Assembly bridges the gap between human-readable code and machine-executable bytecode
Lexer → Parser → Compiler is the standard compilation pipeline
Two-pass compilation solves forward references without complex backpatching
Good error messages are critical for developer experience
Gas costs matter — write assembly with optimization in mind
Debugging tools (tracers, disassemblers) are essential for development

Comparison: Manual vs Assembly

Aspect	Manual Bytecode	Assembly Language
Readability	Hex dump (incomprehensible)	Mnemonics + labels (clear)
Maintainability	One change breaks everything	Add lines without renumbering
Error Detection	Silent corruption	Compile-time checks
Documentation	Impossible to comment	Inline comments with `;`
Development Speed	Hours per 10 lines	Minutes per 100 lines

What’s Next?

With a working assembler, we can now write smart contracts in readable assembly.
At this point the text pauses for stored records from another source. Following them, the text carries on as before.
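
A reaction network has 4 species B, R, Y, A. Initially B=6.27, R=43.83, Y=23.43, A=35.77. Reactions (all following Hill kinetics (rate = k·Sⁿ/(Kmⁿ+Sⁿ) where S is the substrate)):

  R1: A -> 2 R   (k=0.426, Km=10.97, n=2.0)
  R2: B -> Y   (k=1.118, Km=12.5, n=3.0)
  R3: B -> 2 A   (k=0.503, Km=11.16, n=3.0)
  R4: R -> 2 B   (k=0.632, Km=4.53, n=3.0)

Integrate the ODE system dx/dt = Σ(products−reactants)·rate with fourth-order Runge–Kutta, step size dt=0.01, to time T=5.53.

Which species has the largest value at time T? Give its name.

Dominant species at T: R

RK4 with dt=0.01: 553 steps to T=5.53. Trajectory (selected grid times):
t=0.00: B=6.27 R=43.83 Y=23.43 A=35.77
t=0.61: B=6.90 R=43.92 Y=23.52 A=35.64
t=1.23: B=7.51 R=44.01 Y=23.63 A=35.53
t=1.84: B=8.07 R=44.10 Y=23.76 A=35.45
t=2.46: B=8.60 R=44.19 Y=23.92 A=35.39
t=3.07: B=9.09 R=44.28 Y=24.10 A=35.36
t=3.69: B=9.55 R=44.37 Y=24.30 A=35.35
t=4.30: B=9.98 R=44.46 Y=24.52 A=35.35
t=4.92: B=10.38 R=44.55 Y=24.77 A=35.38
t=5.53: B=10.76 R=44.64 Y=25.02 A=35.43
At T=5.53: B=10.76 R=44.64 Y=25.02 A=35.43; the largest is R.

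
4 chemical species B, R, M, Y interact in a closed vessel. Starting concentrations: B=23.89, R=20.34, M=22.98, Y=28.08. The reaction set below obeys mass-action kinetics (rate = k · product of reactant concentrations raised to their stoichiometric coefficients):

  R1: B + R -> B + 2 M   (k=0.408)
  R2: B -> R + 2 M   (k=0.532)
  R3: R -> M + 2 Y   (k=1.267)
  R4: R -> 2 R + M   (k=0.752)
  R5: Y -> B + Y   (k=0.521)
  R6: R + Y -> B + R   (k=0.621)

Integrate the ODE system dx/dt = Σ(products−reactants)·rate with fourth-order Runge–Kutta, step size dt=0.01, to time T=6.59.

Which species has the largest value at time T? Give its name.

Dominant species at T: M

RK4 with dt=0.01: 659 steps to T=6.59. Trajectory (selected grid times):
t=0.00: B=23.89 R=20.34 M=22.98 Y=28.08
t=0.73: B=37.65 R=1.26 M=123.37 Y=9.97
t=1.46: B=32.22 R=1.26 M=178.60 Y=7.41
t=2.20: B=26.95 R=1.25 M=226.04 Y=5.95
t=2.93: B=22.57 R=1.24 M=265.30 Y=5.15
t=3.66: B=19.10 R=1.23 M=298.46 Y=4.69
t=4.39: B=16.46 R=1.21 M=326.88 Y=4.43
t=5.13: B=14.48 R=1.20 M=352.08 Y=4.28
t=5.86: B=13.06 R=1.19 M=374.29 Y=4.20
t=6.59: B=12.03 R=1.18 M=394.61 Y=4.15
At T=6.59: B=12.03 R=1.18 M=394.61 Y=4.15; the largest is M.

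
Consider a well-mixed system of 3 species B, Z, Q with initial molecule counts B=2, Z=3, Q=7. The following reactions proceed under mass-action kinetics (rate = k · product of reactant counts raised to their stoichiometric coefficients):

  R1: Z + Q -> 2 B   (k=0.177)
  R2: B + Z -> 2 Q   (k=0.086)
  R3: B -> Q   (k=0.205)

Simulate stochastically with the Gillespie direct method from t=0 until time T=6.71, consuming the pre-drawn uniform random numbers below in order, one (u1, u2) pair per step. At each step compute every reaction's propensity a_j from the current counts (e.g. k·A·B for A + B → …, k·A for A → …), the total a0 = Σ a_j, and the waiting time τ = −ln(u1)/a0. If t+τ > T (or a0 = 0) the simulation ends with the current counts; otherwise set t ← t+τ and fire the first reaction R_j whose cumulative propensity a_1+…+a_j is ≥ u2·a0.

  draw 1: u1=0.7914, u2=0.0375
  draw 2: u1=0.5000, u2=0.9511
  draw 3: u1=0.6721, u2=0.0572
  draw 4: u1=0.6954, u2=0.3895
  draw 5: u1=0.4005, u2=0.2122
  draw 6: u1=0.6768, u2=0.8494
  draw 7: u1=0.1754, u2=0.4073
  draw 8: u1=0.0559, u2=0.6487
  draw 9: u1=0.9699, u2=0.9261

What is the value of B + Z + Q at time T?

Value at T = 12

Check how each reaction changes W = B + Z + Q (weight of products minus weight of reactants):
R1: Z + Q -> 2 B: (1·2) − (1·1 + 1·1) = 2 − 2 = 0
R2: B + Z -> 2 Q: (1·2) − (1·1 + 1·1) = 2 − 2 = 0
R3: B -> Q: (1·1) − (1·1) = 1 − 1 = 0
Every reaction leaves W unchanged, so W is conserved and no simulation is needed: W(T) = W(0) = 2 + 3 + 7 = 12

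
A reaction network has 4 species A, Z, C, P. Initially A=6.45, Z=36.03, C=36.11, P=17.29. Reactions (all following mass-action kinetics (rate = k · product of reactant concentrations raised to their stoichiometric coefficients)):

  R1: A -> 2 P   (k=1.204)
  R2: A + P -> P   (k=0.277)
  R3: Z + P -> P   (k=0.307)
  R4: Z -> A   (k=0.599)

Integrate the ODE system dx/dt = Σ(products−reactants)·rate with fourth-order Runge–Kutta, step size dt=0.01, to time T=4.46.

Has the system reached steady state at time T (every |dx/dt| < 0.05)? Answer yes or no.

RK4 with dt=0.01: 446 steps to T=4.46. Trajectory (selected grid times):
t=0.00: A=6.45 Z=36.03 C=36.11 P=17.29
t=0.50: A=0.63 Z=1.32 C=36.11 P=20.68
t=0.99: A=0.03 Z=0.04 C=36.11 P=20.92
t=1.49: A=0.00 Z=0.00 C=36.11 P=20.93
t=1.98: A=0.00 Z=0.00 C=36.11 P=20.93
t=2.48: A=0.00 Z=0.00 C=36.11 P=20.93
t=2.97: A=0.00 Z=0.00 C=36.11 P=20.93
t=3.47: A=0.00 Z=0.00 C=36.11 P=20.93
t=3.96: A=0.00 Z=0.00 C=36.11 P=20.93
t=4.46: A=0.00 Z=0.00 C=36.11 P=20.93
Rates at T: R1=0.0000, R2=0.0000, R3=0.0000, R4=0.0000
dx/dt at T (Σ net stoichiometry × rate): A=-0.0000, Z=-0.0000, C=+0.0000, P=+0.0000
Largest |dx/dt| is |-0.0000| (A) < 0.05 → steady.

Steady state at T: yes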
In Chapter 5: Blockchain Layer, we’ll build the chain logic that:

Validates and executes transactions
Runs contract bytecode in the VM
Updates state via the storage layer
Builds blocks with transaction batches
Maintains consensus with validators

The assembler provides the tooling to write contracts. The blockchain layer will provide the environment to run them in a decentralized system.